Create a dataset collection consisting of all benchmark datasets that match all given conditions. This can be used, for example, to get a collection of all binary classification datasets.

Parameters
  • location (path-like) – Path to where datasets are stored/downloaded to

  • task (str or iterable of str, optional) – Task(s) that must be associated with the datasets

  • outputs (int or range, optional) – Number of outputs that datasets must have

  • classes (int or range, optional) –

    Number of classes that classification datasets must have

    Note: this will only filter out classification datasets that don’t have the correct number of classes. That is, if there are other tasks selected, they will not be filtered out by the classes filter.

  • **kwargs – All other keyword arguments are passed to the constructor.

Returns

Collection of datasets matching all specified conditions

Return type

DatasetCollection

Raises

ValueError – If classes is specified but classification datasets are excluded using task

Notes

To do this without requiring that datasets be available/already downloaded, this class method only supports filtering based on metadata that is located in the TOML metadata file, which does not include dataset extras.

table(*columns)

Returns select attributes of the datasets in this collection in a pandas dataframe (note, this does not return the data attributes, but the meta-attributes of the datasets themselves, like task, number of examples, types of attributes, etc.).

Because pandas is an optional dependency, make sure you have the pandas package installed before calling this method.

Parameters

*columns (str) – Names of meta-attributes to include (see Notes below for a list of options)

Returns

Dataframe of meta attributes about the datasets in this collection

Return type

pandas.DataFrame

Notes

These are the currently supported meta-attribute names: None. (Work in progress)

Other Utilities

tabben.datasets.ensure_downloaded(data_dir: Union[str, bytes, os.PathLike], *datasets: str) None

Downloads the specified datasets (all available datasets if none specified) into the data directory if they are not already present. This is useful in situations where this package is used in an environment without Internet access or for establishing local shared caches.

Parameters
  • data_dir (path-like) – Directory to save the dataset files in

  • *datasets (str) – Names of datasets to download (if empty, all datasets will be downloaded)

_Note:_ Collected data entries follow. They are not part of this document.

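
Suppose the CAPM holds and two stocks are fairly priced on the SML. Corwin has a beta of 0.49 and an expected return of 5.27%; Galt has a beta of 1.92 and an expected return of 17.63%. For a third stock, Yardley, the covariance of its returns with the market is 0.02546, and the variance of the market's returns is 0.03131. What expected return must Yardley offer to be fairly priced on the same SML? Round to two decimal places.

8.06%

MRP = (17.63% − 5.27%) / (1.92 − 0.49) = 8.6434%
R_f = 5.27% − 0.49 × 8.6434% = 1.0347%
β_Yardley = Cov / Var(R_m) = 0.02546 / 0.03131 = 0.8132
E(R_Yardley) = R_f + β × MRP = 1.0347% + 0.8132 × 8.6434% = 8.06%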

tabben.datasets.register_dataset(name: str, task: str = 'classification', *, data_location: str, persist=False, **kwargs) None

Add new datasets to the benchmark at runtime (after package loading).

Parameters
  • name (str) – Name of the dataset (used as a primary index, cannot be ‘all`)

  • task (str) – Which task is associated with this dataset (see allowed_tasks)

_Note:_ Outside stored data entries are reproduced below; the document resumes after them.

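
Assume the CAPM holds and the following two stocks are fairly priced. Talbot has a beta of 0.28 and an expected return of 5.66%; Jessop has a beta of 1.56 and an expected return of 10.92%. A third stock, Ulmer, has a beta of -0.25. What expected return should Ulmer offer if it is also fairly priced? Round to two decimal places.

3.48%

MRP (SML slope) = (10.92% − 5.66%) / (1.56 − 0.28) = 5.26% / 1.28 = 4.1094%
R_f (intercept) = 5.66% − 0.28 × 4.1094% = 4.5094%
E(R_Ulmer) = R_f + β × MRP = 4.5094% + -0.25 × 4.1094% = 3.48%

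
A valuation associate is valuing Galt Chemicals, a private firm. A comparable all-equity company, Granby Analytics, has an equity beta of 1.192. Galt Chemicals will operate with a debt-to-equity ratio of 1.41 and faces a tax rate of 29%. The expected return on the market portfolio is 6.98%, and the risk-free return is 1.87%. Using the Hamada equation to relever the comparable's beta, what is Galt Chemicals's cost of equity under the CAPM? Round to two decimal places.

β_L = β_U × [1 + (1 − t)(D/E)] = 1.192 × [1 + (1 − 0.29) × 1.41]
    = 1.192 × [1 + 0.71 × 1.41] = 1.192 × 2.0011 = 2.3853
MRP = 6.98% − 1.87% = 5.11%
E(R) = R_f + β_L × MRP = 1.87% + 2.3853 × 5.11% = 14.06%

14.06%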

  • persist (bool) – Whether to save this dataset so that it persists between restarts (only for this installation)

  • data_location (str) – URI string pointing to the NPZ file for this dataset

  • outputs (int, recommended, default=1) – Number of output variables

  • classes (int, recommended for classification tasks, default=2) – Number of classification classes

  • extras_location (str) – URI string pointing to a JSON file of “extras” metadata for this dataset

  • **kwargs – All other keyword arguments are stored as additional metadata in the TOML file

See also

validate_dataset_file

Validate the NPZ file before adding as a new dataset

tabben.datasets.validate_dataset_file(filepath: Union[str, bytes, os.PathLike]) None

Validate a NPZ dataset file at a local path to make sure that the dataset it contains can be read as a valid dataset using this package. This function is needed for interactive use at the REPL.

Parameters

filepath (str or path-like) – Filepath of the NPZ dataset file

Raises
  • FileNotFoundError – If the filepath does not exist

  • IOError – If the file cannot be read at all

  • DatasetFormatError – If there is an error with the format of the NPZ dataset file

exception tabben.datasets.DatasetFormatError

An exception due to an NPZ dataset file having an unexpected format (in addition to the usual NPZ file format requirements).